Une structure du cash toujours dominée par les grosses coupures
Si la dynamique ralentit, la composition du cash reste quant à elle quasiment inchangée. Le billet de 200 dirhams règne largement sur le paysage monétaire, représentant 75% de la valeur globale en circulation et 57% du volume total. Il est suivi du billet de 100 dirhams, dont les proportions restent stables avec 23% en valeur et 34% en volume. Les petites coupures, notamment celles de 20 et 50 dirhams, demeurent marginales dans l’ensemble de la circulation fiduciaire.
Du côté des pièces, la croissance reste modérée avec une hausse de 3,1%. Les pièces de 1 dirham et ½ dirham restent les plus utilisées, confirmant leur rôle central dans les transactions quotidiennes, notamment dans les transports, les commerces de proximité et l’économie informelle.
Le Maroc entre deux mondes : domination du cash et accélération du digital
Malgré son poids dominant, le cash n’est plus seul maître à bord. Les signaux d’un basculement progressif vers le paiement digital se multiplient : adoption croissante du virement instantané, essor du paiement mobile, modernisation rapide de l’infrastructure numérique, et multiplication des solutions de paiement électronique chez les commerçants.
Cette transition reste encore à un stade intermédiaire.

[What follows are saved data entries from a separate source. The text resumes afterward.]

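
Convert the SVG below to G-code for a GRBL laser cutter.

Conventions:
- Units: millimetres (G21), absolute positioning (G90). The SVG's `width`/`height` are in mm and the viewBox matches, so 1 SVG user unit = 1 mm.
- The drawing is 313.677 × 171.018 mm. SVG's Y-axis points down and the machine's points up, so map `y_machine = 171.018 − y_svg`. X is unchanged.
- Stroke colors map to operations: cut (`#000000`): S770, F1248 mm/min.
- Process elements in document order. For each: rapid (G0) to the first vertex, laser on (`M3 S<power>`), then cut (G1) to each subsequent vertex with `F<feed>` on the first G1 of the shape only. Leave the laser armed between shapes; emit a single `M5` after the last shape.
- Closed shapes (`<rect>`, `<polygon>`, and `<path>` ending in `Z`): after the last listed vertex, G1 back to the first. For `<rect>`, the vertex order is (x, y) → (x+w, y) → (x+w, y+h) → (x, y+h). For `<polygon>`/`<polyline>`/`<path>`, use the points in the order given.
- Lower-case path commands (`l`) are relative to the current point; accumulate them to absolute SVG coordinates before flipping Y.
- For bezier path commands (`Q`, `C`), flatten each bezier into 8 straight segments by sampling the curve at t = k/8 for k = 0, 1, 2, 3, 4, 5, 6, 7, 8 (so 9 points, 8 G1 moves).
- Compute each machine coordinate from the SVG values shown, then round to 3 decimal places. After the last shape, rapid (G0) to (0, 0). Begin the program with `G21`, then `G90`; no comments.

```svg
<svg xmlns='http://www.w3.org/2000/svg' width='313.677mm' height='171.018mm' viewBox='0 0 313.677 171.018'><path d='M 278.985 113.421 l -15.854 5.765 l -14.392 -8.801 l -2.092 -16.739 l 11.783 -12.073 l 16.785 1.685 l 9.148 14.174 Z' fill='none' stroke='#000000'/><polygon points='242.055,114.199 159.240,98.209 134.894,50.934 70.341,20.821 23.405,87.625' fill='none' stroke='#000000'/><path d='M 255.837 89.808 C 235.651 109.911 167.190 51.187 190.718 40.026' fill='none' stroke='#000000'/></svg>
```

G21
G90
G0 X278.985 Y57.597
M3 S770
G1 X263.131 Y51.832 F1248
G1 X248.739 Y60.633
G1 X246.647 Y77.372
G1 X258.430 Y89.445
G1 X275.215 Y87.760
G1 X284.363 Y73.586
G1 X278.985 Y57.597
G0 X242.055 Y56.819
M3 S770
G1 X159.240 Y72.809 F1248
G1 X134.894 Y120.084
G1 X70.341 Y150.197
G1 X23.405 Y83.393
G1 X242.055 Y56.819
G0 X255.837 Y81.210
M3 S770
G1 X246.278 Y77.120 F1248
G1 X233.838 Y78.938
G1 X220.158 Y85.184
G1 X206.885 Y94.377
G1 X195.660 Y105.035
G1 X188.128 Y115.678
G1 X185.933 Y124.824
G1 X190.718 Y130.992
M5
G0 X0.000 Y0.000

1 u = 1 mm; y_m = 171.018 − y.

[1] `<path>` regular polygon, #000000→cut S770 F1248: (278.985,57.597) → (263.131,51.832) → (248.739,60.633) → (246.647,77.372) → (258.430,89.445) → (275.215,87.760) → (284.363,73.586) → (278.985,57.597) (closed)

[2] `<polygon>` closed polygon, #000000→cut S770 F1248: (242.055,56.819) → (159.240,72.809) → (134.894,120.084) → (70.341,150.197) → (23.405,83.393) → (242.055,56.819) (closed)

[3] `<path>` cubic bezier, #000000→cut S770 F1248: (255.837,81.210) → (246.278,77.120) → (233.838,78.938) → (220.158,85.184) → (206.885,94.377) → (195.660,105.035) → (188.128,115.678) → (185.933,124.824) → (190.718,130.992)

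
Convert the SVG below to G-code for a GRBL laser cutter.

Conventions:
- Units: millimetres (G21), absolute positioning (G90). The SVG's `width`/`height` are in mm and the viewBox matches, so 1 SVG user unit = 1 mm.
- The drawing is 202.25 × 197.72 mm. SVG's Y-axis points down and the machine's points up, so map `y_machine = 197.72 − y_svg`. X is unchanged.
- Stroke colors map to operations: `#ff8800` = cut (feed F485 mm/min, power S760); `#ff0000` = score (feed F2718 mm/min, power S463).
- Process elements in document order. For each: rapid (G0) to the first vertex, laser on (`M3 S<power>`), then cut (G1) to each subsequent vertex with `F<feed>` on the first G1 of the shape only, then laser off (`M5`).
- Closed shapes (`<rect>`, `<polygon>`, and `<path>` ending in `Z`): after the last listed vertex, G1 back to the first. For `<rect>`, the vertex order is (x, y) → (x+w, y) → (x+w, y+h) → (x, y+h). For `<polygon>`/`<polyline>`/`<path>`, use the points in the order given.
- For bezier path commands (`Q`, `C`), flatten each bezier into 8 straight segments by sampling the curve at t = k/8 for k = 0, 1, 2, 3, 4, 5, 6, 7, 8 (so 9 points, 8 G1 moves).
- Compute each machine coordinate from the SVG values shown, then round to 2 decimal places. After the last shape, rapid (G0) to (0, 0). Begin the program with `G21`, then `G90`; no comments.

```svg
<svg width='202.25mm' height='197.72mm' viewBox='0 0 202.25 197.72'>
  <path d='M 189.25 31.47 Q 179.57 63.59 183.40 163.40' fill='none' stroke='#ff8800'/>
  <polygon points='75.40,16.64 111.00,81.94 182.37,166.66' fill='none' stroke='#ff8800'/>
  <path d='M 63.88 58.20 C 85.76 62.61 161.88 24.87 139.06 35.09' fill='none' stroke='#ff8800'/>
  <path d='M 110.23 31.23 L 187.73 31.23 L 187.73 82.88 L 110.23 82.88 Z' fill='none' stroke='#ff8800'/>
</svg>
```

G21
G90
G0 X189.25 Y166.25
M3 S760
G1 X187.04 Y157.16 F485
G1 X185.25 Y145.96
G1 X183.89 Y132.64
G1 X182.95 Y117.21
G1 X182.43 Y99.66
G1 X182.33 Y79.99
G1 X182.65 Y58.21
G1 X183.40 Y34.32
M5
G0 X75.40 Y181.08
M3 S760
G1 X111.00 Y115.78 F485
G1 X182.37 Y31.06
G1 X75.40 Y181.08
M5
G0 X63.88 Y139.52
M3 S760
G1 X74.33 Y139.67 F485
G1 X88.07 Y142.71
G1 X103.30 Y147.59
G1 X118.23 Y153.25
G1 X131.07 Y158.65
G1 X140.02 Y162.71
G1 X143.28 Y164.39
G1 X139.06 Y162.63
M5
G0 X110.23 Y166.49
M3 S760
G1 X187.73 Y166.49 F485
G1 X187.73 Y114.84
G1 X110.23 Y114.84
G1 X110.23 Y166.49
M5
G0 X0.00 Y0.00

viewBox `0 0 202.25 197.72` with mm width/height → 1 unit = 1 mm. Flip: y_m = 197.72 − y_svg.

**Shape 1** — `<path>` quadratic bezier, stroke `#ff8800` → cut (S760, F485). Control points (SVG): P0=(189.25,31.47), P1=(179.57,63.59), P2=(183.40,163.40); sampled at t=k/8. Machine vertices: (189.25,166.25) → (187.04,157.16) → (185.25,145.96) → (183.89,132.64) → (182.95,117.21) → (182.43,99.66) → (182.33,79.99) → (182.65,58.21) → (183.40,34.32). Open path.

**Shape 2** — `<polygon>` closed polygon, stroke `#ff8800` → cut (S760, F485). Machine vertices: (75.40,181.08) → (111.00,115.78) → (182.37,31.06) → (75.40,181.08). Closed: final G1 returns to the first vertex.

**Shape 3** — `<path>` cubic bezier, stroke `#ff8800` → cut (S760, F485). Control points (SVG): P0=(63.88,58.20), P1=(85.76,62.61), P2=(161.88,24.87), P3=(139.06,35.09); sampled at t=k/8. Machine vertices: (63.88,139.52) → (74.33,139.67) → (88.07,142.71) → (103.30,147.59) → (118.23,153.25) → (131.07,158.65) → (140.02,162.71) → (143.28,164.39) → (139.06,162.63). Open path.

**Shape 4** — `<path>` rectangle, stroke `#ff8800` → cut (S760, F485). Machine vertices: (110.23,166.49) → (187.73,166.49) → (187.73,114.84) → (110.23,114.84) → (110.23,166.49). Closed: final G1 returns to the first vertex.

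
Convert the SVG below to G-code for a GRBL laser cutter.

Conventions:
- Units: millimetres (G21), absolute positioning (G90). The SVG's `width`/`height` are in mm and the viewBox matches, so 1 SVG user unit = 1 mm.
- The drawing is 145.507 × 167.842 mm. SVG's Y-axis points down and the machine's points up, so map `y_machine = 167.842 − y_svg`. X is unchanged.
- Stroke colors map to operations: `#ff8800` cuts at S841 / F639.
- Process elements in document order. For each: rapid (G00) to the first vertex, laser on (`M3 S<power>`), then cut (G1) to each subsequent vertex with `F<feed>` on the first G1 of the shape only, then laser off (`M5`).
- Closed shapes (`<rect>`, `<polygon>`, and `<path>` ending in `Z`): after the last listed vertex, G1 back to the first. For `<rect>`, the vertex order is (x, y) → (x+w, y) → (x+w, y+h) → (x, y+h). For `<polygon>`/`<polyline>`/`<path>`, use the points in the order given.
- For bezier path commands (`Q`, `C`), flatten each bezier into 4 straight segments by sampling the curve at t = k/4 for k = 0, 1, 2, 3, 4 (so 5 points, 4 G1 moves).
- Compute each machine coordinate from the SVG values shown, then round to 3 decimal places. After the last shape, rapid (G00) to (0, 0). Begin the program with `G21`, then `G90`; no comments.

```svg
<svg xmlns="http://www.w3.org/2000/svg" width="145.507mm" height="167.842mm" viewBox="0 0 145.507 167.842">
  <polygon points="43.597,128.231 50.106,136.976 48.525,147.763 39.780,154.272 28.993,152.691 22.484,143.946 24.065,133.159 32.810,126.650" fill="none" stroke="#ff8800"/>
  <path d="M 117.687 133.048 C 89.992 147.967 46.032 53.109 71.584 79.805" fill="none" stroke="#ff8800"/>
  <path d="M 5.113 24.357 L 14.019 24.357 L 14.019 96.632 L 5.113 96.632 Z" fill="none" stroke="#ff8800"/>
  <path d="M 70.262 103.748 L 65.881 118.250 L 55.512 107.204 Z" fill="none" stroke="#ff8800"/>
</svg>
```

G21
G90
G00 X43.597 Y39.611
M3 S841
G1 X50.106 Y30.866 F639
G1 X48.525 Y20.079
G1 X39.780 Y13.570
G1 X28.993 Y15.151
G1 X22.484 Y23.896
G1 X24.065 Y34.683
G1 X32.810 Y41.192
G1 X43.597 Y39.611
M5
G00 X117.687 Y34.794
M3 S841
G1 X95.206 Y40.573 F639
G1 X74.668 Y65.832
G1 X64.113 Y88.882
G1 X71.584 Y88.037
M5
G00 X5.113 Y143.485
M3 S841
G1 X14.019 Y143.485 F639
G1 X14.019 Y71.210
G1 X5.113 Y71.210
G1 X5.113 Y143.485
M5
G00 X70.262 Y64.094
M3 S841
G1 X65.881 Y49.592 F639
G1 X55.512 Y60.638
G1 X70.262 Y64.094
M5
G00 X0.000 Y0.000

Since the viewBox matches the mm dimensions, user units are millimetres directly. The only transform is the Y-flip y_m = 167.842 − y_svg.

Shape 1 is a regular polygon drawn with `<polygon>`. Its stroke #ff8800 means cut at S841, F639. After flipping Y the toolpath is (43.597,39.611) → (50.106,30.866) → (48.525,20.079) → (39.780,13.570) → (28.993,15.151) → (22.484,23.896) → (24.065,34.683) → (32.810,41.192) → (43.597,39.611), returning to the start.

Shape 2 is a cubic bezier drawn with `<path>`. Its stroke #ff8800 means cut at S841, F639. After flipping Y the toolpath is (117.687,34.794) → (95.206,40.573) → (74.668,65.832) → (64.113,88.882) → (71.584,88.037).

Shape 3 is a rectangle drawn with `<path>`. Its stroke #ff8800 means cut at S841, F639. After flipping Y the toolpath is (5.113,143.485) → (14.019,143.485) → (14.019,71.210) → (5.113,71.210) → (5.113,143.485), returning to the start.

Shape 4 is a regular polygon drawn with `<path>`. Its stroke #ff8800 means cut at S841, F639. After flipping Y the toolpath is (70.262,64.094) → (65.881,49.592) → (55.512,60.638) → (70.262,64.094), returning to the start.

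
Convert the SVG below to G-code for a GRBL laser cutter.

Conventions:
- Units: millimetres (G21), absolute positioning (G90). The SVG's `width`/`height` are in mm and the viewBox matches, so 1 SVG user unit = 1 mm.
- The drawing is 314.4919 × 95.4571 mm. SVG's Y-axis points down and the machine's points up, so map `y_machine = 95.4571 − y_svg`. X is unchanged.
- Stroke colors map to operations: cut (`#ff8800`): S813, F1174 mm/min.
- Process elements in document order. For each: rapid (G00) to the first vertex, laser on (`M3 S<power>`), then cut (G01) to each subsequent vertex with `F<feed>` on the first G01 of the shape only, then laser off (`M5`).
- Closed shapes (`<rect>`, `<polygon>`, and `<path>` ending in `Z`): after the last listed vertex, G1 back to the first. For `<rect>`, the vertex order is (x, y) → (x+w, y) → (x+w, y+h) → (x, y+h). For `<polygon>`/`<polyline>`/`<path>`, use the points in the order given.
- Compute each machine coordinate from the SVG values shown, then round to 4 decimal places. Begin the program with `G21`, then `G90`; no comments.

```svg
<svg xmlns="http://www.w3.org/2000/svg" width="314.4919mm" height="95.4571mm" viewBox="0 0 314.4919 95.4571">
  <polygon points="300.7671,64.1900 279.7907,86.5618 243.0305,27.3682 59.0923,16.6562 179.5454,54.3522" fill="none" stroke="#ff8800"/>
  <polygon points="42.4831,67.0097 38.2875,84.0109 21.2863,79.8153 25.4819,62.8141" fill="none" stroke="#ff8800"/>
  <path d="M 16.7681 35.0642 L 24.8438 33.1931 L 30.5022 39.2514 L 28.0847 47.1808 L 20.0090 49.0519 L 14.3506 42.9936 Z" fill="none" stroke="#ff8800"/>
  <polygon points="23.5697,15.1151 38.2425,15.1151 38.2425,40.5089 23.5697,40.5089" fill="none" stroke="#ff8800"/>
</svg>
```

G21
G90
G00 X300.7671 Y31.2671
M3 S813
G01 X279.7907 Y8.8953 F1174
G01 X243.0305 Y68.0889
G01 X59.0923 Y78.8009
G01 X179.5454 Y41.1049
G01 X300.7671 Y31.2671
M5
G00 X42.4831 Y28.4474
M3 S813
G01 X38.2875 Y11.4462 F1174
G01 X21.2863 Y15.6418
G01 X25.4819 Y32.6430
G01 X42.4831 Y28.4474
M5
G00 X16.7681 Y60.3929
M3 S813
G01 X24.8438 Y62.2640 F1174
G01 X30.5022 Y56.2057
G01 X28.0847 Y48.2763
G01 X20.0090 Y46.4052
G01 X14.3506 Y52.4635
G01 X16.7681 Y60.3929
M5
G00 X23.5697 Y80.3420
M3 S813
G01 X38.2425 Y80.3420 F1174
G01 X38.2425 Y54.9482
G01 X23.5697 Y54.9482
G01 X23.5697 Y80.3420
M5

1 u = 1 mm; y_m = 95.4571 − y.

[1] `<polygon>` closed polygon, #ff8800→cut S813 F1174: (300.7671,31.2671) → (279.7907,8.8953) → (243.0305,68.0889) → (59.0923,78.8009) → (179.5454,41.1049) → (300.7671,31.2671) (closed)

[2] `<polygon>` regular polygon, #ff8800→cut S813 F1174: (42.4831,28.4474) → (38.2875,11.4462) → (21.2863,15.6418) → (25.4819,32.6430) → (42.4831,28.4474) (closed)

[3] `<path>` regular polygon, #ff8800→cut S813 F1174: (16.7681,60.3929) → (24.8438,62.2640) → (30.5022,56.2057) → (28.0847,48.2763) → (20.0090,46.4052) → (14.3506,52.4635) → (16.7681,60.3929) (closed)

[4] `<polygon>` rectangle, #ff8800→cut S813 F1174: (23.5697,80.3420) → (38.2425,80.3420) → (38.2425,54.9482) → (23.5697,54.9482) → (23.5697,80.3420) (closed)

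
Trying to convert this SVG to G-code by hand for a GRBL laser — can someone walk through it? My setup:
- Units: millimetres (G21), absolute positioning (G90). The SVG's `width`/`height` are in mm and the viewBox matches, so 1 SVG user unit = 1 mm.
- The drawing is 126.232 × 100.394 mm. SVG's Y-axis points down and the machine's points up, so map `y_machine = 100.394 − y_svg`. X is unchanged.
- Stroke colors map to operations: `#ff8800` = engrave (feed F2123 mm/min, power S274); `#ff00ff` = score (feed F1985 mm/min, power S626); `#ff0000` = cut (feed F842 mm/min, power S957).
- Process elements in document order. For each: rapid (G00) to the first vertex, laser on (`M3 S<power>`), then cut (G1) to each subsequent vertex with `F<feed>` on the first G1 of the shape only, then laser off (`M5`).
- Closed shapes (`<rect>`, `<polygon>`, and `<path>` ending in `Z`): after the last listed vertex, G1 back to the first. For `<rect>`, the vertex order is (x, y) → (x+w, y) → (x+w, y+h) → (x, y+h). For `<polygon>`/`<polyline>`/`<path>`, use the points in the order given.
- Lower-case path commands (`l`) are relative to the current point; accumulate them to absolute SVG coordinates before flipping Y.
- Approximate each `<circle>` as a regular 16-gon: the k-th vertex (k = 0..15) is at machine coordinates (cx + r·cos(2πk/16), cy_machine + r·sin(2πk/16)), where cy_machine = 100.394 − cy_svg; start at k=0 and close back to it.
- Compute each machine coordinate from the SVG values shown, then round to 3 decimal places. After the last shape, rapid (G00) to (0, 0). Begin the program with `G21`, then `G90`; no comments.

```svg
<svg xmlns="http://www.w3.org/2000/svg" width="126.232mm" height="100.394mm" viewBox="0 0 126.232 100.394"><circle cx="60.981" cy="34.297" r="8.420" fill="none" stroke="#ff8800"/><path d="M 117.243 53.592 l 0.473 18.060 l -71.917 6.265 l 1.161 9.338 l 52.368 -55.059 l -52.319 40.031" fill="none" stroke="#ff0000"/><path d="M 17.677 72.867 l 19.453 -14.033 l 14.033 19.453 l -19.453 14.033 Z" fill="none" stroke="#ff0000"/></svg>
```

1 u = 1 mm; y_m = 100.394 − y.

[1] `<circle>` circle, #ff8800→engrave S274 F2123: (69.401,66.097) → (68.760,69.319) → (66.935,72.051) → (64.203,73.876) → (60.981,74.517) → (57.759,73.876) → (55.027,72.051) → (53.202,69.319) → (52.561,66.097) → (53.202,62.875) → (55.027,60.143) → (57.759,58.318) → (60.981,57.677) → (64.203,58.318) → (66.935,60.143) → (68.760,62.875) → (69.401,66.097) (closed)

[2] `<path>` open polyline, #ff0000→cut S957 F842: (117.243,46.802) → (117.716,28.742) → (45.799,22.477) → (46.960,13.139) → (99.328,68.198) → (47.009,28.167)

[3] `<path>` regular polygon, #ff0000→cut S957 F842: (17.677,27.527) → (37.130,41.560) → (51.163,22.107) → (31.710,8.074) → (17.677,27.527) (closed)

G21
G90
G00 X69.401 Y66.097
M3 S274
G1 X68.760 Y69.319 F2123
G1 X66.935 Y72.051
G1 X64.203 Y73.876
G1 X60.981 Y74.517
G1 X57.759 Y73.876
G1 X55.027 Y72.051
G1 X53.202 Y69.319
G1 X52.561 Y66.097
G1 X53.202 Y62.875
G1 X55.027 Y60.143
G1 X57.759 Y58.318
G1 X60.981 Y57.677
G1 X64.203 Y58.318
G1 X66.935 Y60.143
G1 X68.760 Y62.875
G1 X69.401 Y66.097
M5
G00 X117.243 Y46.802
M3 S957
G1 X117.716 Y28.742 F842
G1 X45.799 Y22.477
G1 X46.960 Y13.139
G1 X99.328 Y68.198
G1 X47.009 Y28.167
M5
G00 X17.677 Y27.527
M3 S957
G1 X37.130 Y41.560 F842
G1 X51.163 Y22.107
G1 X31.710 Y8.074
G1 X17.677 Y27.527
M5
G00 X0.000 Y0.000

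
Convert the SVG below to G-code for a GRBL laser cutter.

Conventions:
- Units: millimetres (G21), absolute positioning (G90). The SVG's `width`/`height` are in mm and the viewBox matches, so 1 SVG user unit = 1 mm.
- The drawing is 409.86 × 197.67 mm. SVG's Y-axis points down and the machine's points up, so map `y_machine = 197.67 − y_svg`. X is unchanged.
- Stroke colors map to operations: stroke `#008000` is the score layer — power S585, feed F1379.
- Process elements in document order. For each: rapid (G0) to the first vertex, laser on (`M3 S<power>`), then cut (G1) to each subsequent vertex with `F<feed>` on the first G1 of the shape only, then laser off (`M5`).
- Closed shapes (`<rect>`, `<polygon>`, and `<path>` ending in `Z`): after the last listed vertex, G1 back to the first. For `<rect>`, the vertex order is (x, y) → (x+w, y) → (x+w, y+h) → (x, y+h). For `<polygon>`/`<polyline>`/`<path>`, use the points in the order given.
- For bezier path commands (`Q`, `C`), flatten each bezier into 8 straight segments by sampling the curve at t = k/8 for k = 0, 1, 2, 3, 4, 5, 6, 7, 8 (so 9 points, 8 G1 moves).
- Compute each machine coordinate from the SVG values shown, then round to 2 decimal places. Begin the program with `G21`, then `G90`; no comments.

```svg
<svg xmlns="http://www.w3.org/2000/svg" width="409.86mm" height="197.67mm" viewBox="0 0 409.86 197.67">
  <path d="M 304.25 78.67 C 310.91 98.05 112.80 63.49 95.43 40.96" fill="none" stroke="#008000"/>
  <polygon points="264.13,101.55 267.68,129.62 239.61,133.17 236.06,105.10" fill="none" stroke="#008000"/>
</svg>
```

1 u = 1 mm; y_m = 197.67 − y.

[1] `<path>` cubic bezier, #008000→score S585 F1379: (304.25,119.00) → (297.90,114.13) → (276.87,113.55) → (245.68,116.47) → (208.85,122.14) → (170.89,129.77) → (136.32,138.59) → (109.66,147.83) → (95.43,156.71)

[2] `<polygon>` regular polygon, #008000→score S585 F1379: (264.13,96.12) → (267.68,68.05) → (239.61,64.50) → (236.06,92.57) → (264.13,96.12) (closed)

G21
G90
G0 X304.25 Y119.00
M3 S585
G1 X297.90 Y114.13 F1379
G1 X276.87 Y113.55
G1 X245.68 Y116.47
G1 X208.85 Y122.14
G1 X170.89 Y129.77
G1 X136.32 Y138.59
G1 X109.66 Y147.83
G1 X95.43 Y156.71
M5
G0 X264.13 Y96.12
M3 S585
G1 X267.68 Y68.05 F1379
G1 X239.61 Y64.50
G1 X236.06 Y92.57
G1 X264.13 Y96.12
M5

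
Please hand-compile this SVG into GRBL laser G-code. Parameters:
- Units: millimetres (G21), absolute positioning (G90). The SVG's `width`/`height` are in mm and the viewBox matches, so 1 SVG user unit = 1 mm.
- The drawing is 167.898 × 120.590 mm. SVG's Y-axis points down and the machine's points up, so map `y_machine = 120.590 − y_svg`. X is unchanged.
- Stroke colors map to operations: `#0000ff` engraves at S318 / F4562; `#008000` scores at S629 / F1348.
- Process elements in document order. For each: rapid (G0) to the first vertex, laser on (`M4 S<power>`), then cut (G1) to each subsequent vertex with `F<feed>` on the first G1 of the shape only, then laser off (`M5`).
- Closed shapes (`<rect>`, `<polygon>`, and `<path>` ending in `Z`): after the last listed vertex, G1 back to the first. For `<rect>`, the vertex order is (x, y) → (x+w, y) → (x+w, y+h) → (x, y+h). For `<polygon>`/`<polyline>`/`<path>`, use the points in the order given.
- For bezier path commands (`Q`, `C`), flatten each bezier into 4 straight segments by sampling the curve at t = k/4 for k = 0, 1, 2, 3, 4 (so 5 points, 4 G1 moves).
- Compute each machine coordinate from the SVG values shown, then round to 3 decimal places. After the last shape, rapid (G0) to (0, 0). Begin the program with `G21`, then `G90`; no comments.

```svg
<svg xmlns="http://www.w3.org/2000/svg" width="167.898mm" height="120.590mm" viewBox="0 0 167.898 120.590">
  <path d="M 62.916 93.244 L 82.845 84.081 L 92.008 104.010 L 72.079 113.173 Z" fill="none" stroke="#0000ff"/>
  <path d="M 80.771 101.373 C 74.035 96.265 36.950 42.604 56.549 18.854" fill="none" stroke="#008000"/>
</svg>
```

G21
G90
G0 X62.916 Y27.346
M4 S318
G1 X82.845 Y36.509 F4562
G1 X92.008 Y16.580
G1 X72.079 Y7.417
G1 X62.916 Y27.346
M5
G0 X80.771 Y19.217
M4 S629
G1 X71.388 Y30.926 F1348
G1 X58.784 Y53.486
G1 X51.118 Y79.541
G1 X56.549 Y101.736
M5
G0 X0.000 Y0.000

Since the viewBox matches the mm dimensions, user units are millimetres directly. The only transform is the Y-flip y_m = 120.590 − y_svg.

Shape 1 is a regular polygon drawn with `<path>`. Its stroke #0000ff means engrave at S318, F4562. After flipping Y the toolpath is (62.916,27.346) → (82.845,36.509) → (92.008,16.580) → (72.079,7.417) → (62.916,27.346), returning to the start.

Shape 2 is a cubic bezier drawn with `<path>`. Its stroke #008000 means score at S629, F1348. After flipping Y the toolpath is (80.771,19.217) → (71.388,30.926) → (58.784,53.486) → (51.118,79.541) → (56.549,101.736).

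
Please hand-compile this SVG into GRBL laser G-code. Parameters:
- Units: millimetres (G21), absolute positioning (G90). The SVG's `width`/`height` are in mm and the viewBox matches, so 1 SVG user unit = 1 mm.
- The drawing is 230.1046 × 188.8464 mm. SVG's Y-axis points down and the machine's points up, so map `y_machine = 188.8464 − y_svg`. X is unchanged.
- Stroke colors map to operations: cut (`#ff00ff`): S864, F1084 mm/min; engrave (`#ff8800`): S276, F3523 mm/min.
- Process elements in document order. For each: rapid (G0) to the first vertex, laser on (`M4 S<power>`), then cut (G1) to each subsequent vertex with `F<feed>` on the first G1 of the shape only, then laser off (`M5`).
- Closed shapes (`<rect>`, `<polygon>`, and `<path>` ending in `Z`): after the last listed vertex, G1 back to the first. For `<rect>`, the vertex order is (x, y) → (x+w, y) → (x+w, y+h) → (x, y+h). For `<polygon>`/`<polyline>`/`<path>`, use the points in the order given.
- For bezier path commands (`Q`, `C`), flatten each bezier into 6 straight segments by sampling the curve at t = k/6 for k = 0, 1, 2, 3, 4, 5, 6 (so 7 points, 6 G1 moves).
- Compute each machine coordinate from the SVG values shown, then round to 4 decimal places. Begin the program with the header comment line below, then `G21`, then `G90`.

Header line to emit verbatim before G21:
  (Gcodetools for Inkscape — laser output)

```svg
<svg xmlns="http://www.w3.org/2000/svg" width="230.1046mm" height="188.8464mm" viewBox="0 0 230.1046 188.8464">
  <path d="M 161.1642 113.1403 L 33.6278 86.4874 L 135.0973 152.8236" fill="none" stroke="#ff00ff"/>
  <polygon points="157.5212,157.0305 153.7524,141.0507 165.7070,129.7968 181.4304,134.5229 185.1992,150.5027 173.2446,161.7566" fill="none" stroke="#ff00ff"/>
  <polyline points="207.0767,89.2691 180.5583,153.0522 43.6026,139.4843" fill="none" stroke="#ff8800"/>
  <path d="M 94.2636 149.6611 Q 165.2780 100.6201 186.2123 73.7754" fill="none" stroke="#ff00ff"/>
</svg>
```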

Le cash continue de structurer le quotidien des transactions, mais les usages digitaux gagnent du terrain. À court terme, les espèces demeurent majoritaires. À moyen terme, la courbe pourrait s’inverser, et le Maroc pourrait amorcer un véritable rééquilibrage entre argent liquide et solutions électroniques.
Le rapport 2024 de Bank Al-Maghrib montre clairement que cette transition n’est plus hypothétique. Elle est en cours, tangible, et s’annonce comme l’une des évolutions structurelles majeures du système de paiement marocain pour les années à venir.